Klea McKenna, based in San Francisco, is a photographer who creates really interesting & innovative works, through an engagement with the materiality of analogue photography. She "explores human perceptions and representations of nature, and photography's unique ability to either conform or disarm those perceptions." I really love the experimentation with film photography's unpredictable qualities, resulting in works that blur the lines between reality and fantasy, art and photography.

VISIT: In The Make


^ In April of 2009 a family home in rural Vermont burned to the ground. Fifteen months later I walked through the charred foundation and found a family photo album and a box of snapshots that had melted into a dark mass. Locals told me that that after the fire, the family had moved away and what was left there had lain exposed to the snow, rain and heat of several seasons. The object I found was a palimpsest of otherworldly patterns and colors. Nearly all recognizable imagery (the very purpose of snapshots) had dissolved, leaving an intricate visual record of the elements, chaos and loss.

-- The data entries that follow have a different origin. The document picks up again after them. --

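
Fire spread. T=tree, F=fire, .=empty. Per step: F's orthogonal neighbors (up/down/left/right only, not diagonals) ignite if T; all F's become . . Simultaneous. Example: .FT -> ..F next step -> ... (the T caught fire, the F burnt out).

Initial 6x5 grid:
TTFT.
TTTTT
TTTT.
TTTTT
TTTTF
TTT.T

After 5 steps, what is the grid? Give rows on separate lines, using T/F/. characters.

Step 1: 6 trees catch fire, 2 burn out
  TF.F.
  TTFTT
  TTTT.
  TTTTF
  TTTF.
  TTT.F
Step 2: 6 trees catch fire, 6 burn out
  F....
  TF.FT
  TTFT.
  TTTF.
  TTF..
  TTT..
Step 3: 7 trees catch fire, 6 burn out
  .....
  F...F
  TF.F.
  TTF..
  TF...
  TTF..
Step 4: 4 trees catch fire, 7 burn out
  .....
  .....
  F....
  TF...
  F....
  TF...
Step 5: 2 trees catch fire, 4 burn out
  .....
  .....
  .....
  F....
  .....
  F....

.....
.....
.....
F....
.....
F....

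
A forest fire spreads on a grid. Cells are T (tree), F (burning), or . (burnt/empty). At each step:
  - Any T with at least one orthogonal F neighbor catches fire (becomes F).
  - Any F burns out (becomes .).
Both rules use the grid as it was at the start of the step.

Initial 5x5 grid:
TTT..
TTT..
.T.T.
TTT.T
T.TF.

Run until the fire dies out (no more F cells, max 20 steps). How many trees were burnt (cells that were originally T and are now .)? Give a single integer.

Answer: 12

Derivation:
Step 1: +1 fires, +1 burnt (F count now 1)
Step 2: +1 fires, +1 burnt (F count now 1)
Step 3: +1 fires, +1 burnt (F count now 1)
Step 4: +2 fires, +1 burnt (F count now 2)
Step 5: +2 fires, +2 burnt (F count now 2)
Step 6: +3 fires, +2 burnt (F count now 3)
Step 7: +2 fires, +3 burnt (F count now 2)
Step 8: +0 fires, +2 burnt (F count now 0)
Fire out after step 8
Initially T: 14, now '.': 23
Total burnt (originally-T cells now '.'): 12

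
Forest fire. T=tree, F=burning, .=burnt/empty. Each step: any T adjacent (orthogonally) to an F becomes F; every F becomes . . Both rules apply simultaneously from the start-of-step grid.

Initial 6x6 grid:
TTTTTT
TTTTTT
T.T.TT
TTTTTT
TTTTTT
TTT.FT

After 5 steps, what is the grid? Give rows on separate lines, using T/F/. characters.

Step 1: 2 trees catch fire, 1 burn out
  TTTTTT
  TTTTTT
  T.T.TT
  TTTTTT
  TTTTFT
  TTT..F
Step 2: 3 trees catch fire, 2 burn out
  TTTTTT
  TTTTTT
  T.T.TT
  TTTTFT
  TTTF.F
  TTT...
Step 3: 4 trees catch fire, 3 burn out
  TTTTTT
  TTTTTT
  T.T.FT
  TTTF.F
  TTF...
  TTT...
Step 4: 5 trees catch fire, 4 burn out
  TTTTTT
  TTTTFT
  T.T..F
  TTF...
  TF....
  TTF...
Step 5: 7 trees catch fire, 5 burn out
  TTTTFT
  TTTF.F
  T.F...
  TF....
  F.....
  TF....

TTTTFT
TTTF.F
T.F...
TF....
F.....
TF....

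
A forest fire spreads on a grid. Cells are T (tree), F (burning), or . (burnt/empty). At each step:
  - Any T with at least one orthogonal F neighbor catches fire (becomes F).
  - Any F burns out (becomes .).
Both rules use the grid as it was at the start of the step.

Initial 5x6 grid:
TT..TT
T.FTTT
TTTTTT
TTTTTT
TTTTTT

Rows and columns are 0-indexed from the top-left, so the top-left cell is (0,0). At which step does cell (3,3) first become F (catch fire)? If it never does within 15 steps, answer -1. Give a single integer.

Step 1: cell (3,3)='T' (+2 fires, +1 burnt)
Step 2: cell (3,3)='T' (+4 fires, +2 burnt)
Step 3: cell (3,3)='F' (+7 fires, +4 burnt)
  -> target ignites at step 3
Step 4: cell (3,3)='.' (+7 fires, +7 burnt)
Step 5: cell (3,3)='.' (+4 fires, +7 burnt)
Step 6: cell (3,3)='.' (+2 fires, +4 burnt)
Step 7: cell (3,3)='.' (+0 fires, +2 burnt)
  fire out at step 7

3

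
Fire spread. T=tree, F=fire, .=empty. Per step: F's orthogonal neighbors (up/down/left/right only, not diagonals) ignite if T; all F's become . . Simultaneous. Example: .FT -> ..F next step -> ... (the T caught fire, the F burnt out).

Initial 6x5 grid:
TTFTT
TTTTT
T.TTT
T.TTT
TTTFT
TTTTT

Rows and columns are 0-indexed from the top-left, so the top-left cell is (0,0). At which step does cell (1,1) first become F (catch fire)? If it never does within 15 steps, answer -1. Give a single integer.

Step 1: cell (1,1)='T' (+7 fires, +2 burnt)
Step 2: cell (1,1)='F' (+11 fires, +7 burnt)
  -> target ignites at step 2
Step 3: cell (1,1)='.' (+5 fires, +11 burnt)
Step 4: cell (1,1)='.' (+3 fires, +5 burnt)
Step 5: cell (1,1)='.' (+0 fires, +3 burnt)
  fire out at step 5

2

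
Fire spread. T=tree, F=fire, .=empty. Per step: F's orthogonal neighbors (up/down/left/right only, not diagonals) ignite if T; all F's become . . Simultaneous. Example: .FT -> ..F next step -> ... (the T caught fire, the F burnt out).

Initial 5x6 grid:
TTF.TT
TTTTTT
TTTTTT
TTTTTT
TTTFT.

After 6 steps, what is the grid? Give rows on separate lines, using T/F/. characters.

Step 1: 5 trees catch fire, 2 burn out
  TF..TT
  TTFTTT
  TTTTTT
  TTTFTT
  TTF.F.
Step 2: 8 trees catch fire, 5 burn out
  F...TT
  TF.FTT
  TTFFTT
  TTF.FT
  TF....
Step 3: 7 trees catch fire, 8 burn out
  ....TT
  F...FT
  TF..FT
  TF...F
  F.....
Step 4: 5 trees catch fire, 7 burn out
  ....FT
  .....F
  F....F
  F.....
  ......
Step 5: 1 trees catch fire, 5 burn out
  .....F
  ......
  ......
  ......
  ......
Step 6: 0 trees catch fire, 1 burn out
  ......
  ......
  ......
  ......
  ......

......
......
......
......
......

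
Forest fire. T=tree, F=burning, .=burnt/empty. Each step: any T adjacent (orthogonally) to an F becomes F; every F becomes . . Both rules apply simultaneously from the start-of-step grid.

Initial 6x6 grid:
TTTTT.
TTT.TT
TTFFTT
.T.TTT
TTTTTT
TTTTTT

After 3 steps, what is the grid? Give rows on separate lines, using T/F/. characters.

Step 1: 4 trees catch fire, 2 burn out
  TTTTT.
  TTF.TT
  TF..FT
  .T.FTT
  TTTTTT
  TTTTTT
Step 2: 8 trees catch fire, 4 burn out
  TTFTT.
  TF..FT
  F....F
  .F..FT
  TTTFTT
  TTTTTT
Step 3: 10 trees catch fire, 8 burn out
  TF.FF.
  F....F
  ......
  .....F
  TFF.FT
  TTTFTT

TF.FF.
F....F
......
.....F
TFF.FT
TTTFTT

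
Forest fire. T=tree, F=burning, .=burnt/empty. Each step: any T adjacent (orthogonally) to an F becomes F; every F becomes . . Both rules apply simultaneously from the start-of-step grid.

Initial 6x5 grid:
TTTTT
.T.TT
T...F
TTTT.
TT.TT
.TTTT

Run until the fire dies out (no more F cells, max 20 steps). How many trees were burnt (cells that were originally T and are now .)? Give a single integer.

Step 1: +1 fires, +1 burnt (F count now 1)
Step 2: +2 fires, +1 burnt (F count now 2)
Step 3: +1 fires, +2 burnt (F count now 1)
Step 4: +1 fires, +1 burnt (F count now 1)
Step 5: +1 fires, +1 burnt (F count now 1)
Step 6: +2 fires, +1 burnt (F count now 2)
Step 7: +0 fires, +2 burnt (F count now 0)
Fire out after step 7
Initially T: 21, now '.': 17
Total burnt (originally-T cells now '.'): 8

Answer: 8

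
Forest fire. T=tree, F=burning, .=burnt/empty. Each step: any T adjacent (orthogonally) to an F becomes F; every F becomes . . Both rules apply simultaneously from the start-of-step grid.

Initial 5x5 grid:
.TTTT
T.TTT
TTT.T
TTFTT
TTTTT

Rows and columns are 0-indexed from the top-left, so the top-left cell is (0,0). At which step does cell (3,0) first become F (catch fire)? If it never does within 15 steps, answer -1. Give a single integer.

Step 1: cell (3,0)='T' (+4 fires, +1 burnt)
Step 2: cell (3,0)='F' (+6 fires, +4 burnt)
  -> target ignites at step 2
Step 3: cell (3,0)='.' (+6 fires, +6 burnt)
Step 4: cell (3,0)='.' (+4 fires, +6 burnt)
Step 5: cell (3,0)='.' (+1 fires, +4 burnt)
Step 6: cell (3,0)='.' (+0 fires, +1 burnt)
  fire out at step 6

2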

Slowly, I separated each snapshot from the mass and spread them out across the table like artifacts from some future archaeological dig. The paradox of intimacy and abstraction embedded in each 4x6 sheet begged to be decoded. In photography, the “latent image” refers to an image that has been recorded, but is not yet visible, still holding the potential for meaning. But how do we talk about an image that, once visible, has receded into it’s own materiality; the rippling, cracked emulsion of a color photograph? The production of chromogenic photographs is now in rapid decline, but for decades we have depended on this material to record, rewrite and memorialize our lives. Through one destructive, albeit common, event these familiar images have been transformed into bizarre microcosmic landscapes shaped by their own chaotic material logic. This disruption interrogates our collective dependency on a very unstable medium and suggests it’s unlikely, transformative power.




Slow Burn





The Butterfly Hunter ~ A collection of McKenna's father's butterfly collection she inherited, unopened since they had been captured, each butterfly was still meticulously labeled and wrapped up in an array of magazine, newspaper, letter and notebook pages. The instinct to preserve something often means that we can covet it and keep it hidden away, but the objects can exert their will on us and preservation becomes a burden so, rather than covet her father's collection, she decided to give away every piece to gallery visitors. The act of scattering these images was meant to diffuse the responsibility of preservation and to give the objects a second life; instilling a trust in the collective.

McKenna makes an interesting observation about our inherent desire for quantity in the accumulation of an archive or collection. "In the aftermath of loss, both personal and cultural, we gather up the objects and traces left behind, compile and examine them as though these material things can tell us something about what has happened to us. Perhaps this impulse is a way of taking inventory of our loss, measuring, through objects, the size of the void."